Microsoft has introduced a new Teams admin policy that allows organizers to prevent third-party bots from joining meetings without approval.
This new feature was first announced in a March Microsoft 365 roadmap entry, when Microsoft said that it would be available across Windows, macOS, Android, and iOS platforms for worldwide standard multi-tenant and GCC cloud environments.
Once enabled, the policy will block malicious apps controlled by threat actors or third-party bots (used for note-taking, transcription, or other automated tasks) from joining Teams meetings, ensuring attendees know a non-human participant has been added.
The policy gives organizations more control and visibility over external bots in their meetings, helping them identify bots more easily and adding safeguards designed to ensure that only the intended participants and tools can join.
“The new policy in the Teams Admin Center, Manage external bots and their access to meetings, can be assigned to individual users or specific groups,” Microsoft said on Monday.
“When enabled, Teams automatically detects potential bots, places them in the meeting lobby, clearly identifies them, and prompts organizers to confirm admission. Even in meetings where organizers allow participants to bypass the lobby, bots identified through this policy will continue to require approval before joining.”
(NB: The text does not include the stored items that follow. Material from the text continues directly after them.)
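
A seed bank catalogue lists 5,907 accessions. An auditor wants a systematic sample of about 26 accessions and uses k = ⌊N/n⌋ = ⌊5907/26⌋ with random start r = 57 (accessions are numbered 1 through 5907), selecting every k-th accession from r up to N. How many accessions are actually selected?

26

k = ⌊5907/26⌋ = 227
Achieved size = ⌊(5907 − 57)/227⌋ + 1 = ⌊5850/227⌋ + 1 = 25 + 1 = 26
(last selection: 57 + 25×227 = 5732 ≤ 5907; next would be 5959 > 5907)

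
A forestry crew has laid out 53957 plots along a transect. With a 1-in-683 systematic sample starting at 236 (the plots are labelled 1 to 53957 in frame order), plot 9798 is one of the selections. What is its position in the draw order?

15

k = 683
position = (9798 − 236)/683 + 1 = 9562/683 + 1 = 14 + 1 = 15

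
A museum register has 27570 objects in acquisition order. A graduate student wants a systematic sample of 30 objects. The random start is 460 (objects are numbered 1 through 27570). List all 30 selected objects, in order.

k = N/n = 27570/30 = 919
object 1: 460
object 2: 460 + 919 = 1379
object 3: 1379 + 919 = 2298
object 4: 2298 + 919 = 3217
object 5: 3217 + 919 = 4136
object 6: 4136 + 919 = 5055
object 7: 5055 + 919 = 5974
object 8: 5974 + 919 = 6893
object 9: 6893 + 919 = 7812
object 10: 7812 + 919 = 8731
object 11: 8731 + 919 = 9650
object 12: 9650 + 919 = 10569
object 13: 10569 + 919 = 11488
object 14: 11488 + 919 = 12407
object 15: 12407 + 919 = 13326
object 16: 13326 + 919 = 14245
object 17: 14245 + 919 = 15164
object 18: 15164 + 919 = 16083
object 19: 16083 + 919 = 17002
object 20: 17002 + 919 = 17921
object 21: 17921 + 919 = 18840
object 22: 18840 + 919 = 19759
object 23: 19759 + 919 = 20678
object 24: 20678 + 919 = 21597
object 25: 21597 + 919 = 22516
object 26: 22516 + 919 = 23435
object 27: 23435 + 919 = 24354
object 28: 24354 + 919 = 25273
object 29: 25273 + 919 = 26192
object 30: 26192 + 919 = 27111

460, 1379, 2298, 3217, 4136, 5055, 5974, 6893, 7812, 8731, 9650, 10569, 11488, 12407, 13326, 14245, 15164, 16083, 17002, 17921, 18840, 19759, 20678, 21597, 22516, 23435, 24354, 25273, 26192, 27111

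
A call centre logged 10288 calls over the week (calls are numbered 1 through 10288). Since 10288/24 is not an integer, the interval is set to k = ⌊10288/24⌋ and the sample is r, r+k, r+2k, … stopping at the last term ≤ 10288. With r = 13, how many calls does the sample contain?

25

k = ⌊10288/24⌋ = 428
Achieved size = ⌊(10288 − 13)/428⌋ + 1 = ⌊10275/428⌋ + 1 = 24 + 1 = 25
(last selection: 13 + 24×428 = 10285 ≤ 10288; next would be 10713 > 10288)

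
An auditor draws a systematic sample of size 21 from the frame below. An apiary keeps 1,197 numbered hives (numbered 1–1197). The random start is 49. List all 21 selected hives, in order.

k = N/n = 1197/21 = 57
hive 1: 49
hive 2: 49 + 57 = 106
hive 3: 106 + 57 = 163
hive 4: 163 + 57 = 220
hive 5: 220 + 57 = 277
hive 6: 277 + 57 = 334
hive 7: 334 + 57 = 391
hive 8: 391 + 57 = 448
hive 9: 448 + 57 = 505
hive 10: 505 + 57 = 562
hive 11: 562 + 57 = 619
hive 12: 619 + 57 = 676
hive 13: 676 + 57 = 733
hive 14: 733 + 57 = 790
hive 15: 790 + 57 = 847
hive 16: 847 + 57 = 904
hive 17: 904 + 57 = 961
hive 18: 961 + 57 = 1018
hive 19: 1018 + 57 = 1075
hive 20: 1075 + 57 = 1132
hive 21: 1132 + 57 = 1189

49, 106, 163, 220, 277, 334, 391, 448, 505, 562, 619, 676, 733, 790, 847, 904, 961, 1018, 1075, 1132, 1189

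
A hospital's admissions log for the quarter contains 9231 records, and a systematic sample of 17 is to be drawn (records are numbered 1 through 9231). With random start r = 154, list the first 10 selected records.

154, 697, 1240, 1783, 2326, 2869, 3412, 3955, 4498, 5041

k = N/n = 9231/17 = 543
record 1: 154
record 2: 154 + 543 = 697
record 3: 697 + 543 = 1240
record 4: 1240 + 543 = 1783
record 5: 1783 + 543 = 2326
record 6: 2326 + 543 = 2869
record 7: 2869 + 543 = 3412
record 8: 3412 + 543 = 3955
record 9: 3955 + 543 = 4498
record 10: 4498 + 543 = 5041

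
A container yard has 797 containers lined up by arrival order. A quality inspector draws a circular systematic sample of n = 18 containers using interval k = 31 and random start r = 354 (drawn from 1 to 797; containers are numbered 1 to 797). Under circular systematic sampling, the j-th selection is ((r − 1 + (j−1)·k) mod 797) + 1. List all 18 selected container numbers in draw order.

Selection 1: 354
Selection 2: 354 + 31 = 385
Selection 3: 385 + 31 = 416
Selection 4: 416 + 31 = 447
Selection 5: 447 + 31 = 478
Selection 6: 478 + 31 = 509
Selection 7: 509 + 31 = 540
Selection 8: 540 + 31 = 571
Selection 9: 571 + 31 = 602
Selection 10: 602 + 31 = 633
Selection 11: 633 + 31 = 664
Selection 12: 664 + 31 = 695
Selection 13: 695 + 31 = 726
Selection 14: 726 + 31 = 757
Selection 15: 757 + 31 = 788
Selection 16: 788 + 31 = 819 → 819 − 797 = 22
Selection 17: 22 + 31 = 53
Selection 18: 53 + 31 = 84

354, 385, 416, 447, 478, 509, 540, 571, 602, 633, 664, 695, 726, 757, 788, 22, 53, 84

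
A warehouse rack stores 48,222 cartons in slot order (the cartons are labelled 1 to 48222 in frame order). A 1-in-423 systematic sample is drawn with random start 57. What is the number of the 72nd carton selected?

30090

k = 423
72nd selection = r + (72−1)·k = 57 + 71×423 = 57 + 30033 = 30090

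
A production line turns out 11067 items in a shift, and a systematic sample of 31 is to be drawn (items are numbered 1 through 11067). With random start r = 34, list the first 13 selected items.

k = N/n = 11067/31 = 357
item 1: 34
item 2: 34 + 357 = 391
item 3: 391 + 357 = 748
item 4: 748 + 357 = 1105
item 5: 1105 + 357 = 1462
item 6: 1462 + 357 = 1819
item 7: 1819 + 357 = 2176
item 8: 2176 + 357 = 2533
item 9: 2533 + 357 = 2890
item 10: 2890 + 357 = 3247
item 11: 3247 + 357 = 3604
item 12: 3604 + 357 = 3961
item 13: 3961 + 357 = 4318

34, 391, 748, 1105, 1462, 1819, 2176, 2533, 2890, 3247, 3604, 3961, 4318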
Microsoft is now also planning to add additional admin controls, including allow lists for approved bots, policies to block external bots entirely, admin reports and audit logs on the detection and presence of bots, and more granular controls aligned to different security requirements.
Starting in December, admins can block external Teams users via the Defender portal to prevent cybercrime gangs(including ransomware groups) from abusing the platform in social engineering attacks targeting employees.
Teams has also added new fraud-protection features for calls in January, warning users about external callers impersonating trusted organizations in social-engineering attacks.
The same month, Microsoft announced that Teams would get a call reporting feature by mid-March, allowing users to flag unwanted or suspicious calls as potential phishing or scam attempts.
More recently, in April, Microsoft warned that attackers are increasingly abusing external Teams collaboration for access and lateral movement on enterprise networks, impersonating IT or helpdesk staff to contact employees via cross-tenant chats and trick them into granting remote access to steal data.